In a move critics called window-dressing, Metrolink in February
prohibited passengers from sitting in the upper level of the front
car on some trains as a safety precaution stemming from the Jan. 26
collision.
Officials from the California Department of Transportation, Public
Utilities Commission, Governor’s Office of Homeland Security and the
California Transit Assn. also testified during the four-hour hearing.
Glendale Police Chief Randy Adams Fire Battalion Chief Don Wright
provided testimony as well.
But it was the family members of those killed in the crash that
provided the most poignant moments of the day.
Caressing a portrait of her late husband, Don Wiley, Lien Wiley
spoke to the panel.
“Since the crash, my life has been shattered,” she told the
committee. “I feel that the Metrolink crash should never have
happened. Please help us do whatever it takes to protect the
innocent.”
Wiley and other victims suggested several changes in order to make
passenger trains safer, including banning the pushing of trains,
installing automatic gates at rail crossings that would prohibit cars
from entering rail property, installing monitoring technology that
would warn train engineers of obstacles in their path and installing
breaking mechanisms that could stop a train quicker.
Committee member Assemblyman Dennis Mountjoy, who seemed
unconvinced throughout the hearing on the safety of Metrolink’s
method of driving trains, repeatedly asked rail officials if they
would feel safer on trains that are pushed or pulled during a crash.
Among the heaps of statistical and anecdotal data presented at the
hearing by officials, two crash test films were played by former
attorney Paul Hedlund.
In one film that showed a locomotive colliding with a cab car, the
locomotive car tears through cab car, tossing it up in the air and
off the tracks.
For Frommer, at least, the film provided the most compelling
evidence that lawmakers need to continue challenging rail officials’

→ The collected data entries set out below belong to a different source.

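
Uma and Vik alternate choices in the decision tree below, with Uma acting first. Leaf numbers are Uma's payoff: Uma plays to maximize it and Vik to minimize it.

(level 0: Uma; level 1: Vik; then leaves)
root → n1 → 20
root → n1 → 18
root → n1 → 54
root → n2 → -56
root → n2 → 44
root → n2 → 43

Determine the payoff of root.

n1 (Vik): min(20, 18, 54) = 18
n2 (Vik): min(-56, 44, 43) = -56
root (Uma): max(18, -56) = 18

18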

assertions that trains that are pulled are just as likely to derail
as trains that are pushed, a conclusion of a Federal Rail
Administration report released earlier this month.
“That video is pretty convincing that these cab cars are pretty
dangerous,” Frommer said. “I am unconvinced that pushing trains is
safe.”
That pushing trains is more dangerous than having a locomotive at
the front is just common sense, Mountjoy said after the hearing.
“Despite the fact that there is little statistical significance
between the two, it’s just plain common sense that having a cab car
at the front is more dangerous,” Mountjoy said, adding that he would
support or introduce legislation requiring agencies that run
passenger trains to comply, or forcing them to turn trains around so
that an engine is always at the front.
The committee is going to review information gathered at the
hearing, and will look at Michigan and Ohio’s laws prohibiting
pushing trains, before issuing a decision or order, Frommer said.